When the poem lists Trees, planets, rivers, time, it chooses entities that run on different scales—rooted, orbital, flowing, and abstract. Yet they share one trait: they don’t divide experience into “life” and “explanation.” The line know nothing else is almost jealous in its simplicity. For them, meaning is not a concept but an action: they express it / moment by moment as the universe. That phrase makes existence sound like a continuous performance, with no backstage where commentary happens. In this view, “meaning” is closer to weathering, orbiting, and flowing than it is to arguing or defining.

The turn: the body is almost included

The poem pivots at Even this fool of a body. The speaker’s tone shifts from broad cosmic confidence to intimate self-scrutiny. Calling the body a fool is affectionate and cutting at once: the body is clumsy, limited, mortal—but also, crucially, capable of joining the nonverbal world’s steady competence. It lives it in part, the speaker admits. That in part matters: the body participates in existence directly (breathing, healing, hungering), yet something in the human arrangement prevents full belonging. The poem implies that embodiment is a bridge toward meaning, not an obstacle—an important reversal of the idea that “higher” human faculties automatically make life clearer.

Dignity blocked by the talking mind

The strongest tension arrives in the claim that the body would have full dignity if not for the ignorant freedom / of my talking mind. Freedom is usually praised, but here it’s suspect—because it is “free” to detach, to narrate, to second-guess, to convert living into commentary. The poem doesn’t merely say language is inadequate; it calls it ignorant, suggesting that the mind’s chatter mistakes itself for insight. The word talking shrinks the grandeur of “mind” into something fidgety and incessant, a noise that interrupts the body’s potential dignity. So the contradiction is sharp: the very faculty that tries to grasp meaning is what disqualifies the speaker from the world’s more settled, wordless understanding.

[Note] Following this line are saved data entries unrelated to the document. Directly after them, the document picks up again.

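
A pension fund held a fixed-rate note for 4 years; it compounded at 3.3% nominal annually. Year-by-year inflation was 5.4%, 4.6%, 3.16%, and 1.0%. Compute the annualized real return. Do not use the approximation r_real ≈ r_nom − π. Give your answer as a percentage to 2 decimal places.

-0.22%

Cumulative inflation factor: 1.054 × 1.046 × 1.0316 × 1.010 ≈ 1.14870.
Nominal growth factor: 1.13868. Real growth factor = 1.13868 / 1.14870 ≈ 0.99128.
Annualized: 0.99128^(1/4) − 1 ≈ -0.00219.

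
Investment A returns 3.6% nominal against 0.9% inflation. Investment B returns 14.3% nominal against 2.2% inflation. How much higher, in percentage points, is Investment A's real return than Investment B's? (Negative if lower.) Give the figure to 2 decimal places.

-9.16

Investment A real return: 1.036/1.009 − 1 = 2.676%.
Investment B real return: 1.143/1.022 − 1 = 11.840%.
Difference: 2.676 − 11.840 = -9.164 pp.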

A hard question the poem won’t soothe

If everything except language already knows meaning, then what does it mean that the poem is made of language? The speaker’s complaint is itself an act of “talking mind.” The poem seems to accept this trap rather than resolve it: language can recognize its own interference, but it cannot stop being interference. That self-awareness is not redemption; it’s a clearer view of the problem.

Existence as a single, ongoing sentence

By ending on my talking mind, the poem leaves the speaker suspended between two kinds of participation: the body’s partial joining of the universe’s “moment by moment” expression, and the mind’s restless freedom to stand apart. The tone feels rueful, almost irritated with itself, but not nihilistic. Meaning is not missing; it is everywhere—trees and rivers are already “saying” it by being what they are. The human predicament, in Murray’s terms, is that we keep trying to translate that meaning into words, and in doing so we step away from the very dignity we want.